Iðnó’s concert hall crackled loudly with its first musician. Multitasker Matthew Collings mixed and looped a mélange of vibrant bass chord-drones and percussion, overlaid by his own unadorned vocals. His North Carolinian drummer gave a spirited and hypnotic performance. Most convincing as Collings worked his electric guitar, his set for Bedroom Community’s conscientiously curated night for Airwaves promised an evening of wonder, danger, climax, and sweet retreat.
For Puzzle Muteson’s set, the audience gathered close, sitting cross-legged. Muteson’s acoustic guitar and plaintive voice were joined by two pianists (including Nico Muhly). To build intimacy in a space like Iðnó is no small feat, but Muteson masterfully managed it. His spare, direct lyrics could rend any heart in two: “I left your house; you let me. I left you ugly.” Sublime.
For the evening’s third set, several chamber musicians (some of whom wowed at Thursday night’s Hjaltalín show) joined composer/conductor Daníel Bjarnason to share his new work. Soft orchestral dawns rose in Bjarnason’s first song, “All Sounds to Silence Come,” and then sound lurched and whirled, eddying in a sailing dawn’s wake. The musicians dove ferociously into “Bow to String,” a three-part movement written for cellist Sæunn Thorsteinsdóttir. Hints of Stravinsky’s “Le Sacre du Printemps” sprung to life, only to be rushed from ears in a dervish for the next aural vista. Imagine curving north past Höfn along Iceland’s East fjörds with the constant shifting scenery and desperate urge to fall in love with a landscape and never want to leave and never wish to die and that’s what Bjarnason and his colleagues conjured sonically. I never want to leave Bjarnason’s compositions.
After an efficient break, the stage lights were extinguished and Tim Hecker introduced the audience to industry and metal… not in the sense of musical genres, but in the quality of sound. We’re talking gritty, dirty, sulfurized silver. He built a home of fuzz and power lines and fumaroles for the audience. For sets like Hecker’s – focused on computer-driven minimalism – the music was felt due to increased decibel levels. This showcased an active collaboration with the evening’s soundboard operator, Daniel Rejmer, who helped to push listening to the bitter edge of comfort. This proved a solid reminder that we hear with more than our ears; even my clothes shivered in the presence of such massive bass.
A charming soundcheck preceded Nico Muhly’s performance, displaying his outstanding capacity for casual, witty stage banter. The crowd cheered when he informed us he’d put on his “fucking party dress” for the night’s show. So in his finest frock, Muhly entranced with his opening gambit, Quiet Music, full of the softest bodily curls and leans into his piano keys and the sharpest attacks and jabs of its keys. His epic departure featured a composition written for Helgi Hrafn Jónsson (vocals/trombone). They exposed beauty as the vicious, visceral beast he is. What mermen! Consider yourself officially duty-bound to witness Muhly’s expert work and joie de vivre the next chance you get.

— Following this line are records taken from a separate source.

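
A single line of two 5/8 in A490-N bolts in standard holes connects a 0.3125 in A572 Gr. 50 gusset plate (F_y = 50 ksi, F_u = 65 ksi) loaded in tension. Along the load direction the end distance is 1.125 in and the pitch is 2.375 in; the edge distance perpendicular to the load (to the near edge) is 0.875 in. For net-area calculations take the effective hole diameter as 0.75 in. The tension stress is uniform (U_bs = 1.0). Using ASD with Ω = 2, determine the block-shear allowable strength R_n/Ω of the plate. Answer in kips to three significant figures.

Shear plane L_v = 1.125 + 1·2.375 = 3.5 in; A_gv = 3.5 × 0.3125 = 1.094 in².
A_nv = (3.5 − 1.5·0.75) × 0.3125 = 0.7422 in².
A_nt = (0.875 − 0.5·0.75) × 0.3125 = 0.1562 in².
0.6 F_u A_nv = 28.95 kips; 0.6 F_y A_gv = 32.81 kips → shear rupture governs the shear term.
R_n = 28.95 + 1.0 × 65 × 0.1562 = 39.1 kips.
Allowable strength R_n/Ω = 39.1 / 2 = 19.6 kips.

19.6 kips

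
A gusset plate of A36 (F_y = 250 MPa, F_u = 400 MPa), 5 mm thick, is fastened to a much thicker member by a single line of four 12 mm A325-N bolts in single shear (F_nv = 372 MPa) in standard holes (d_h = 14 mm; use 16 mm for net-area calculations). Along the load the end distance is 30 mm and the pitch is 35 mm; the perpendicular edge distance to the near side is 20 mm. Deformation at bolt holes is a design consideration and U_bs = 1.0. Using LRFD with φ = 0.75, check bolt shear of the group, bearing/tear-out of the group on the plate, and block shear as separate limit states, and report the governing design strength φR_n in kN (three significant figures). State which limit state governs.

Bolt shear: A_b = π·12²/4 = 113.1 mm²; R_n = 372 × 113.1 × 4 × 1 / 1000 = 168.3 kN → 0.75 × 168.3 = 126 kN.
Bearing: edge l_c = 23, r_n = 55.2 kN; interior l_c = 21, r_n = 50.4 kN; R_n = 55.2 + 3·50.4 = 206.4 kN → 155 kN.
Block shear: A_gv = 675, A_nv = 395, A_nt = 60 mm²; R_n = min(0.6F_uA_nv, 0.6F_yA_gv) + U_bs·F_u·A_nt = 118.8 kN → 89.1 kN.
Block shear governs: 89.1 kN.

89.1 kN (block shear governs)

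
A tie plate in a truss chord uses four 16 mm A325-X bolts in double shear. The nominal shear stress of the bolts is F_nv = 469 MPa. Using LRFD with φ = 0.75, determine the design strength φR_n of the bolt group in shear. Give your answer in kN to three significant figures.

A_b = π × 16² / 4 = 201.1 mm².
R_n = F_nv · A_b · n · n_s = 469 × 201.1 × 4 × 2 / 1000 = 754.4 kN.
Design strength φR_n = 0.75 × 754.4 = 566 kN.

566 kN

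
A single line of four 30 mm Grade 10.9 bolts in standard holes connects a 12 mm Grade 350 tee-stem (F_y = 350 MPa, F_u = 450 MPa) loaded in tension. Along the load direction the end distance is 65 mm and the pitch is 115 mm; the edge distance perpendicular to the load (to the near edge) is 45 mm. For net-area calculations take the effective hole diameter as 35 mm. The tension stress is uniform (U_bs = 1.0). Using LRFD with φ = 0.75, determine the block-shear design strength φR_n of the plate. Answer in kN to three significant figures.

810 kN

Shear plane L_v = 65 + 3·115 = 410 mm; A_gv = 410 × 12 = 4920 mm².
A_nv = (410 − 3.5·35) × 12 = 3450 mm².
A_nt = (45 − 0.5·35) × 12 = 330 mm².
0.6 F_u A_nv = 931.5 kN; 0.6 F_y A_gv = 1033 kN → shear rupture governs the shear term.
R_n = 931.5 + 1.0 × 450 × 330 / 1000 = 1080 kN.
Design strength φR_n = 0.75 × 1080 = 810 kN.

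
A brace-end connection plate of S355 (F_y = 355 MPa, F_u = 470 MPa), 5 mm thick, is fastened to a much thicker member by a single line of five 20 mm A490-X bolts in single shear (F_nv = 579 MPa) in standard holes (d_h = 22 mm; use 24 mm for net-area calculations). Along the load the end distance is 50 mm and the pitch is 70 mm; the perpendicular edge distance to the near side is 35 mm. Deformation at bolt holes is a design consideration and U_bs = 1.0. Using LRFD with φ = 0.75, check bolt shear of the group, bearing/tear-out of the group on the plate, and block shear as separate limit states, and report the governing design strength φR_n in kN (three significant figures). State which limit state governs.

275 kN (block shear governs)

Bolt shear: A_b = π·20²/4 = 314.2 mm²; R_n = 579 × 314.2 × 5 × 1 / 1000 = 909.5 kN → 0.75 × 909.5 = 682 kN.
Bearing: edge l_c = 39, r_n = 110 kN; interior l_c = 48, r_n = 112.8 kN; R_n = 110 + 4·112.8 = 561.2 kN → 421 kN.
Block shear: A_gv = 1650, A_nv = 1110, A_nt = 115 mm²; R_n = min(0.6F_uA_nv, 0.6F_yA_gv) + U_bs·F_u·A_nt = 367.1 kN → 275 kN.
Block shear governs: 275 kN.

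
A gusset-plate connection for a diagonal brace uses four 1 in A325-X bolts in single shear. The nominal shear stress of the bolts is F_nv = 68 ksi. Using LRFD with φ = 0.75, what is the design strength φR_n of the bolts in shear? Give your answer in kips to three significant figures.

A_b = π × 1² / 4 = 0.7854 in².
R_n = F_nv · A_b · n · n_s = 68 × 0.7854 × 4 × 1 = 213.6 kips.
Design strength φR_n = 0.75 × 213.6 = 160 kips.

160 kips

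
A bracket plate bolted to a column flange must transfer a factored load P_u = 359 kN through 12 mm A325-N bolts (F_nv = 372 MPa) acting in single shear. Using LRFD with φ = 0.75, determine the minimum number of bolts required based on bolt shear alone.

12 bolts

A_b = π·12²/4 = 113.1 mm².
Per-bolt design strength φR_n = 0.75 × 372 × 113.1 × 1 / 1000 = 31.55 kN.
n ≥ 359 / 31.55 = 11.38 → use 12 bolts.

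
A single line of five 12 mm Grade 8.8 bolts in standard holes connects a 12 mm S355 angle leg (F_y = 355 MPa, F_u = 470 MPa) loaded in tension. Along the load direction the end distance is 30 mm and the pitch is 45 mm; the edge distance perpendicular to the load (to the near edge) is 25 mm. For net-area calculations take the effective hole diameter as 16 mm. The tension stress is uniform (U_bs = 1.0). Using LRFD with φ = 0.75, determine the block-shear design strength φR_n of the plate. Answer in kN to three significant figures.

Shear plane L_v = 30 + 4·45 = 210 mm; A_gv = 210 × 12 = 2520 mm².
A_nv = (210 − 4.5·16) × 12 = 1656 mm².
A_nt = (25 − 0.5·16) × 12 = 204 mm².
0.6 F_u A_nv = 467 kN; 0.6 F_y A_gv = 536.8 kN → shear rupture governs the shear term.
R_n = 467 + 1.0 × 470 × 204 / 1000 = 562.9 kN.
Design strength φR_n = 0.75 × 562.9 = 422 kN.

422 kN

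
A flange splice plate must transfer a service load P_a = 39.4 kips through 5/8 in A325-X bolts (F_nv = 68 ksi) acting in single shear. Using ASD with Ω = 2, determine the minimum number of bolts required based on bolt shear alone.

A_b = π·0.625²/4 = 0.3068 in².
Per-bolt allowable strength R_n/Ω = 68 × 0.3068 × 1 / 2 = 10.43 kips.
n ≥ 39.4 / 10.43 = 3.777 → use 4 bolts.

4 bolts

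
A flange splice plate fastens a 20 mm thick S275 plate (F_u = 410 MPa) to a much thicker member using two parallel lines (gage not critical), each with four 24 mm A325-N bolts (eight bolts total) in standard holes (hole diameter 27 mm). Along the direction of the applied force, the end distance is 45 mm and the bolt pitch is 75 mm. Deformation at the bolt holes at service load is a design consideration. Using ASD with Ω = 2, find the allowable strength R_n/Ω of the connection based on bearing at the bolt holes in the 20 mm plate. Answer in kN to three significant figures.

1730 kN

Per bolt r_n = 1.2 l_c t F_u ≤ 2.4 d t F_u; upper limit = 2.4 × 24 × 20 × 410 / 1000 = 472.3 kN.
Edge bolt: l_c = 45 − 27/2 = 31.5 mm → 1.2 × 31.5 × 20 × 410 / 1000 = 310 → r_n = 310 kN.
Interior bolts: l_c = 75 − 27 = 48 mm → 1.2 × 48 × 20 × 410 / 1000 = 472.3 → r_n = 472.3 kN.
R_n = 2 × 310 + 6 × 472.3 = 3454 kN.
Allowable strength R_n/Ω = 3454 / 2 = 1730 kN.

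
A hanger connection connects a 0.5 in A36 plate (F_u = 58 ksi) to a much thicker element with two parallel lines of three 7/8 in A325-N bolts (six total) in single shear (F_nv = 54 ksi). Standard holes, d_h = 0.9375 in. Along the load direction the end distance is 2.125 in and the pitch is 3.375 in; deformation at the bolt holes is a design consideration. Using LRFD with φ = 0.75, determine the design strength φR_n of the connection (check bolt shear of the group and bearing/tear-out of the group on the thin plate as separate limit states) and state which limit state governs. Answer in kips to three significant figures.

Bolt shear: A_b = π·0.875²/4 = 0.6013 in²; R_n = 54 × 0.6013 × 6 × 1 = 194.8 kips → 0.75 × 194.8 = 146 kips.
Bearing (1.2 l_c t F_u ≤ 2.4 d t F_u): upper limit = 2.4·0.875·0.5·58 = 60.9 kips.
  Edge l_c = 2.125 − 0.9375/2 = 1.656 → r_n = 57.64 kips; interior l_c = 3.375 − 0.9375 = 2.438 → r_n = 60.9 kips.
  R_n,bearing = 2·57.64 + 4·60.9 = 358.9 kips → 0.75 × 358.9 = 269 kips.
Bolt shear governs: 146 kips.

146 kips (bolt shear governs)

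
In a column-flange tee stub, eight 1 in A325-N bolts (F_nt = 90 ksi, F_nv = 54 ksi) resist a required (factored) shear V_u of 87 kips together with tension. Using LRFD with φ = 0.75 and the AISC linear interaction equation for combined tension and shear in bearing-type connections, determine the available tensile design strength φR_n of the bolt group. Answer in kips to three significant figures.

406 kips

A_b = π·1²/4 = 0.7854 in²; f_rv = 87 / (8 × 0.7854) = 13.85 ksi.
F'_nt = 1.3 F_nt − (F_nt / φF_nv) f_rv = 1.3·90 − (90/(0.75·54))·13.85 = 86.23 ksi, capped at F_nt → F'_nt = 86.23 ksi.
R_n = F'_nt · A_b · n = 86.23 × 0.7854 × 8 = 541.8 kips.
Design strength φR_n = 0.75 × 541.8 = 406 kips.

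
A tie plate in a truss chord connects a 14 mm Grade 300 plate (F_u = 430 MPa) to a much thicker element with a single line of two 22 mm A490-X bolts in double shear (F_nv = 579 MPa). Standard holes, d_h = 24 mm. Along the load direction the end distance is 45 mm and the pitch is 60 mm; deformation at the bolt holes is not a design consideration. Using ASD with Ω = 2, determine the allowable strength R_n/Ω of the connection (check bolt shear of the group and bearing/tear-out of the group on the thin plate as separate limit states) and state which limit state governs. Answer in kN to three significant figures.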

Ben Frost dedicated his set to Davíð Oddsson and then launched into an unusual blend of constancy, freneticism, drone, and tremble. The treble-dominant intro was soon paired with the rumbling bass I’ve grown to long for in Frost’s work. His set featured some work from the soon-to-be-released album “By the Throat.” Frost’s songs growled and
snarled in Iðnó’s dim midnight, a clear and dedicated promise to fight the political and economic bullshit facing this country – songs as battle cry, Frost as warrior. Sonic assault. Fucking fierce! Barefoot and bareheaded, Frost’s strength lay in his music’s yield and availability. Sound was splayed wide; engage if you dare.
I couldn’t be any more full of my own happiness than witnessing this night. Bravo and oh and oh to Bedroom Community for their righteous curation and stellar performances. This is passionate, necessary music. Blessed, blessed!